5. Incentivize Your Best Clients to Testify
Customer stories (which used to go by the boring name of “case studies”) are ultra-sharable and, luckily for you, oh-so-easy to create in today’s world of smartphones and social media.
Kajabi is one of the best examples by far of this method. Top users of the e-Course creation platform were given a super sharp, branded t-shirt and asked to get on video and explain how Kajabi has helped them.
The hashtag #KajabiHero accompanies story submissions and those that get featured have a real incentive: Kajabi will link back to the user’s own website, which helps to promote the e-Course they have created.
6. Create Customer-Centric Events
Whether online or offline, customer-centric events can help your brand take things to a new level. From a Twitter chat to an interactive webinar or even a promotion at a local tradeshow, these engaging events get customers to connect to your brand in a whole new way.
They also open the door to repurposing content, gathering feedback, and even creating a photo op that leads to additional UGC that your brand can utilize in more marketing efforts.
James Pollard from The Advisor Coach gives countless examples of how he runs customer appreciation events in the realm of financial advising, but any industry can benefit from a customer party that fosters engagement, loyalty, and ultimately leads to some fantastic promotional content.
7. Find New Ways to Collaborate
Looking to involve user-generated content more often? The possibilities are simply endless.

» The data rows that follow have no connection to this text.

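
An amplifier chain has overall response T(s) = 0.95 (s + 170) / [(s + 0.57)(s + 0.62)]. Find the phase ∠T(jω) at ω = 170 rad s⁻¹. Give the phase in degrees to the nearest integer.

∠(j170 + 170) = arctan(170/170) = 45.00°
∠(j170 + 0.57) = arctan(170/0.57) = 89.81°
∠(j170 + 0.62) = arctan(170/0.62) = 89.79°
∠T(j170) = 45.00° − (89.81° + 89.79°) = -134.60°

-135°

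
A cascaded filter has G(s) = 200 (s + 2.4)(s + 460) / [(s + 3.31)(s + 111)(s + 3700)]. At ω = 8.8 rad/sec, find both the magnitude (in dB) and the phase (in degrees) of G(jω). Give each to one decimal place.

|G| = -13.3 dB, ∠G = 1.8 deg

|j8.8 + 2.4| = √(8.8² + 2.4²) = 9.121
|j8.8 + 460| = √(8.8² + 460²) = 460.1
|j8.8 + 3.31| = √(8.8² + 3.31²) = 9.402
|j8.8 + 111| = √(8.8² + 111²) = 111.3
|j8.8 + 3700| = √(8.8² + 3700²) = 3700
|G(j8.8)| = 200 × 9.121 × 460.1 / (9.402 × 111.3 × 3700) = 0.21668
20 log₁₀(0.21668) = -13.28 dB
∠(j8.8 + 2.4) = arctan(8.8/2.4) = 74.74°
∠(j8.8 + 460) = arctan(8.8/460) = 1.10°
∠(j8.8 + 3.31) = arctan(8.8/3.31) = 69.39°
∠(j8.8 + 111) = arctan(8.8/111) = 4.53°
∠(j8.8 + 3700) = arctan(8.8/3700) = 0.14°
∠G(j8.8) = 74.74° + 1.10° − (69.39° + 4.53° + 0.14°) = 1.78°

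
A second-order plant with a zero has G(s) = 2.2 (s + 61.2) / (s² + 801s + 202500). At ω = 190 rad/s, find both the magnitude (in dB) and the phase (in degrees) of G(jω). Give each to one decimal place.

|j190 + 61.2| = √(190² + 61.2²) = 199.6
|(j190)² + 801(j190) + 202500| = |1.664e+05 + j1.5219e+05| = 2.255e+05
|G(j190)| = 2.2 × 199.6 / 2.255e+05 = 0.0019474
20 log₁₀(0.0019474) = -54.21 dB
∠(j190 + 61.2) = arctan(190/61.2) = 72.15°
∠[(j190)² + 801(j190) + 202500] = ∠[1.664e+05 + j1.5219e+05] = 42.45°
∠G(j190) = 72.15° − 42.45° = 29.70°

|G| = -54.2 dB, ∠G = 29.7 deg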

From asking for feedback and ideas to creating weekly round-up posts and digests, it’s easy to start taking advantage of the great things your users are already saying.
A couple prime examples to look to for inspiration include the gear manufacturer Burton, whose product pages feature pictures from real-world users, to the social media marketing platform Buffer, which is always featuring engaging (yet often random) photos from its own followers in a very effective manner.